Tuesday, May 15, 2012

Mechanical Turk Review of My Art #13

This is a project where I pay workers on Amazon's Mechanical Turk to review my art and website and pay them $5 dollars for 500 words. This is the 13th review I've received:

I have to admit that every time I get a chance to see the work of a new up-and-coming artist or aspiring visionary, a sense of excitement and anticipation takes over and lets me stranded somewhere between hope and despair. Why? Because, I've seen so many wonderkids that could have reached the top but alas, an almost even amount that just blew their chance and eventually moved on to something else. When I came across Paul Shortt or P. S. as he proclaimed himself, I got a bit of both: the moment you land on his name-bearing page, you get a sample of what he' s all about. 

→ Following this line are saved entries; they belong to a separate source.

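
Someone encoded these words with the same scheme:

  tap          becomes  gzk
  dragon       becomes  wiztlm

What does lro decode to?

Each pair mirrors across the alphabet (t↔g, a↔z, p↔k): positions sum to 25. Each letter is replaced by its mirror in the alphabet: a↔z, b↔y, c↔x, and so on (the Atbash cipher).
Reversing it on lro: l↔o, r↔i, o↔l.

oil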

I loved the 'still of form' video, that portrays a man being denied access to a car. A video is bound to be added, which I eagerly await to see if it will only enhance the plot portrayed by the picture or spoil the whole thing together. I say this because his work reeks all over of these two elements. As in the first picture, you see a man attempting to enter a car, we can only imagine in order to do something, to 'get places', thus we get the resounding light motive of hope, only for him to be denied that, giving you a sense of desperation. Next, a very slick named exhibit, the 'Please do not climb' one, only contributes to this pattern. You see a man aspiring to climb over steps, those of adversity, painted in white all over, that is solicited to cease. 

One of my favorites, less expressive in appearance but full of meaning in essence, is the 'Certificates' section, that just represents a kind of gateway to the artists soul, if you' ll excuse the big words. Here, he provides a subtle take on his work all together, what he basically says is that he doesn't take himself seriously and before you jump the proverbial boat, hear me out. You might think that' s a bad thing but it' s not, you see so many artists being pretentious and overly complex, that as a viewer you really can' t relate to any of their work and can' t come to appreciate what might actually be very good. What P. S. offers is this, the chance for you, the viewer to take him seriously and I cant’s speak for others, but I did. It' s a kind of trick, or if you believe in magic, it' s what makes the difference between something ordinary and something great, you can' t teach it or learn it, you either have it or you don' t. That vibe you instill in others, to be a part of what you did. P. S. manages that and, in my book, that' s the promise of greatness. If he will fulfill his potential or not, is up to him. But from where I' m sitting, it just can' t look any brighter for him and especially his art. Looking forward to see his story unfold.